Democratisation of Europe has to be front and centre of a progressive vision.

Democratisation of Europe has to be front and centre of a progressive vision

It’s a fairly obvious truism that this is a critical time for the future of the European Union and the UK’s relationship with it. At this year’s European parliamentary elections and beyond it it is vital that progressives offer a genuine alternative based on the principles of environmentalism and social justice.

That’s what we set out to do in ‘A Different Europe’ (PDF). It’s a future looking vision of Europe which we hope will resonate with trade unionists, people in different left, green, and regionalist political parties, as well as activists, trade unionists and others outside of party politics.

We’ve positioned the paper in a ‘third space’ that’s pro-European whilst critical of many aspects of the current EU. As we saw during the recent Clegg/Farage debate – pro Europeans won’t be successful if they continue on the back foot, simply defending Europe by pointing out the positive benefits of the EU.

Instead we need to understand both the current disillusionment with Europe and the emotions UKIP are successfully tapping into. That’s why offering a greater sense of security and safety regarding the sustainability of the economy, the environment, the future of employment, pensions and social security benefits is central to this vision.
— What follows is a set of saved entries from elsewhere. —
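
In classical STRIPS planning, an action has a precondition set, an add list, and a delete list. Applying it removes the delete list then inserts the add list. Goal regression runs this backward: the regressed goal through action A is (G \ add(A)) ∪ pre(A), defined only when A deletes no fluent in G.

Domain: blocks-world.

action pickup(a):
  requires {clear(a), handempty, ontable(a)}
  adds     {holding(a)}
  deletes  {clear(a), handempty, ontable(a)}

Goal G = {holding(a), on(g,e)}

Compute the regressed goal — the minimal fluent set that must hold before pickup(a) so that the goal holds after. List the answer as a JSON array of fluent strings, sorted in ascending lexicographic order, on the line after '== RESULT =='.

Compute (G \ add) ∪ pre:
  G ∩ del = {}  (empty — regression defined)
  G \ add = {holding(a), on(g,e)} \ {holding(a)} = {on(g,e)}
  ∪ pre   = {on(g,e)} ∪ {clear(a), handempty, ontable(a)}
          = {clear(a), handempty, on(g,e), ontable(a)}

== RESULT ==
["clear(a)", "handempty", "on(g,e)", "ontable(a)"]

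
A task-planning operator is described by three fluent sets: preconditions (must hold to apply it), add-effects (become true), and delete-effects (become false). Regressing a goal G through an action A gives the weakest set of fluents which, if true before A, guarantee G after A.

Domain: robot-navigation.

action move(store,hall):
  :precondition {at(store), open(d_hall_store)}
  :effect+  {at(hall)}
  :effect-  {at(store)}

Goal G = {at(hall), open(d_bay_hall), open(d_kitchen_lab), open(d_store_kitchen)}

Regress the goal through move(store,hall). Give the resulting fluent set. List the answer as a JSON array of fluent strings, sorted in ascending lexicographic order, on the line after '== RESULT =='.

Regress:
  G ∩ del = {}  (empty — regression defined)
  G \ add = {at(hall), open(d_bay_hall), open(d_kitchen_lab), open(d_store_kitchen)} \ {at(hall)} = {open(d_bay_hall), open(d_kitchen_lab), open(d_store_kitchen)}
  ∪ pre   = {open(d_bay_hall), open(d_kitchen_lab), open(d_store_kitchen)} ∪ {at(store), open(d_hall_store)}
          = {at(store), open(d_bay_hall), open(d_hall_store), open(d_kitchen_lab), open(d_store_kitchen)}

== RESULT ==
["at(store)", "open(d_bay_hall)", "open(d_hall_store)", "open(d_kitchen_lab)", "open(d_store_kitchen)"]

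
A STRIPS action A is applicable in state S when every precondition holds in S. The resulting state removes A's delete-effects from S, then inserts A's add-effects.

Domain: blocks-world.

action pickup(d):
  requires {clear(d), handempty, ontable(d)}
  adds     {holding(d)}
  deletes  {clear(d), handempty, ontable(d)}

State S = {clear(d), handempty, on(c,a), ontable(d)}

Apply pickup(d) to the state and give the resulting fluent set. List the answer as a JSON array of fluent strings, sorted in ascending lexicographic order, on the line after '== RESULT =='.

Progress:
  pre ⊆ S: {clear(d), handempty, ontable(d)} ⊆ S  — applicable
  S \ del = {on(c,a)}
  ∪ add   = {holding(d), on(c,a)}

== RESULT ==
["holding(d)", "on(c,a)"]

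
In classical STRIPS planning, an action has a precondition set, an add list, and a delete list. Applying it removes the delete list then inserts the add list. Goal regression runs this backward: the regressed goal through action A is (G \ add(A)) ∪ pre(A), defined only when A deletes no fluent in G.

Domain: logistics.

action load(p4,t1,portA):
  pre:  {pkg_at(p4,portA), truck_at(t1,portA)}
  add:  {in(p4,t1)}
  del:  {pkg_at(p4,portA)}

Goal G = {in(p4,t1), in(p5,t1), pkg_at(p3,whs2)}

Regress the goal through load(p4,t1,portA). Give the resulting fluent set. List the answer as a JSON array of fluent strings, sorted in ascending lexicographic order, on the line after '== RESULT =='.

Regress:
  G ∩ del = {}  (empty — regression defined)
  G \ add = {in(p4,t1), in(p5,t1), pkg_at(p3,whs2)} \ {in(p4,t1)} = {in(p5,t1), pkg_at(p3,whs2)}
  ∪ pre   = {in(p5,t1), pkg_at(p3,whs2)} ∪ {pkg_at(p4,portA), truck_at(t1,portA)}
          = {in(p5,t1), pkg_at(p3,whs2), pkg_at(p4,portA), truck_at(t1,portA)}

== RESULT ==
["in(p5,t1)", "pkg_at(p3,whs2)", "pkg_at(p4,portA)", "truck_at(t1,portA)"]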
Perhaps the biggest challenge we face is finding a path for coming out of recession and austerity without going straight into unsustainable forms of economic growth. Fighting the immediate battles is important but this can’t be at the long-term cost of our environment.

We need policies to create employment and reduce unemployment, which would completely change the prospects for millions of people across Europe. Green investment is required to create jobs, cut carbon and reduce our use of the world’s scare resources. This includes significant investment in insulation of existing and new housing, offshore wind, solar, and other renewable energies, public transport and nature conservation.
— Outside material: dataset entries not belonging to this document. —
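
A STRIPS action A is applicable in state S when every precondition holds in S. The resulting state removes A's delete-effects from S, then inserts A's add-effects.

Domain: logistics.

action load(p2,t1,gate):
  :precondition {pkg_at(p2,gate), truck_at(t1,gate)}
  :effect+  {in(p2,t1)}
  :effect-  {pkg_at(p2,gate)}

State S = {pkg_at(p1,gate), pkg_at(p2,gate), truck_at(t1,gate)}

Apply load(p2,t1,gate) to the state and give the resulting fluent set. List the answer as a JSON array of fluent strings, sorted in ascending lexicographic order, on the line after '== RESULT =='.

Compute (S \ del) ∪ add:
  pre ⊆ S: {pkg_at(p2,gate), truck_at(t1,gate)} ⊆ S  — applicable
  S \ del = {pkg_at(p1,gate), truck_at(t1,gate)}
  ∪ add   = {in(p2,t1), pkg_at(p1,gate), truck_at(t1,gate)}

== RESULT ==
["in(p2,t1)", "pkg_at(p1,gate)", "truck_at(t1,gate)"]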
This should be paid for by a mixture of ‘Green QE’, shifts to green taxation, a financial transactions tax and clamping down on tax avoidance and evasion.
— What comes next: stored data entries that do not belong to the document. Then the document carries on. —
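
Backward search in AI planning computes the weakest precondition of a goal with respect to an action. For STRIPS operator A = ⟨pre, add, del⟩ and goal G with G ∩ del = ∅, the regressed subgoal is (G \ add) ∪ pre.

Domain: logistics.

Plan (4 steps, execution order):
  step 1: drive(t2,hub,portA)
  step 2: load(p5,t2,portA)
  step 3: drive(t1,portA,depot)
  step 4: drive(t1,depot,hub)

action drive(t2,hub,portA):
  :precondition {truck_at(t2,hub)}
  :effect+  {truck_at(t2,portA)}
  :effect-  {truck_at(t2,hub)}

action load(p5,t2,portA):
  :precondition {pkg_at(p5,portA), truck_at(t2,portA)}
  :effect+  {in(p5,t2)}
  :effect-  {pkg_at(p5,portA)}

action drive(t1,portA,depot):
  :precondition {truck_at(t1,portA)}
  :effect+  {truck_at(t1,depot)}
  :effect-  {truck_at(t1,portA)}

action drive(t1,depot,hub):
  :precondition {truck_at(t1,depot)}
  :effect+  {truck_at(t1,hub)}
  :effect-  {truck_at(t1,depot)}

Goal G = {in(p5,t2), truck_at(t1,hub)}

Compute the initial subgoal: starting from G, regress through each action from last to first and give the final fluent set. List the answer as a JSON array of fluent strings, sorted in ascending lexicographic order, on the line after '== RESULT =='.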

Democratisation of Europe has to be front and centre of a progressive vision. The European Central Bank should have the deflationary bias removed from its remit and become democratically accountable to MEPs. Countries needing financial support should not have austerity policies imposed on them in return for that support, which should be viewed as an essential part of building the cohesion necessary for the single currency to work.

The entire process of the EU Council of Ministers meetings should become open to public and parliamentary scrutiny. Member states should be more open about their actions at a European level and accountable to their individual parliaments. Information about the activities of lobbyists should also be published, including any payments to MEPs and any meetings with senior Commission officials.

The proposed Transatlantic Trade and Investment Partnership (TTIP) would be a disaster for environmental and social rights. The EU should defend its environmental, public health, cultural, labour and other standards and not bargain them away for the benefit of big business interests. The free market origins of EU thinking enshrined in the Treaty of Rome, which established the EU in the 1958, still remain influential in keeping many politicians and civil servants stuck within the dogma of ‘free trade’.

In its place, the principle of resilience now needs to be given priority, to ensure that local, regional, and national economies are equipped to bounce back from economic shocks and downturns.

If we are to realise a European project with social justice and environmentalism at its heart, we need to confront the EU’s shortcomings and offer an alternative. This must consist of democratising and opening up European processes, prioritising local and national economies and providing a sense of security to European citizens.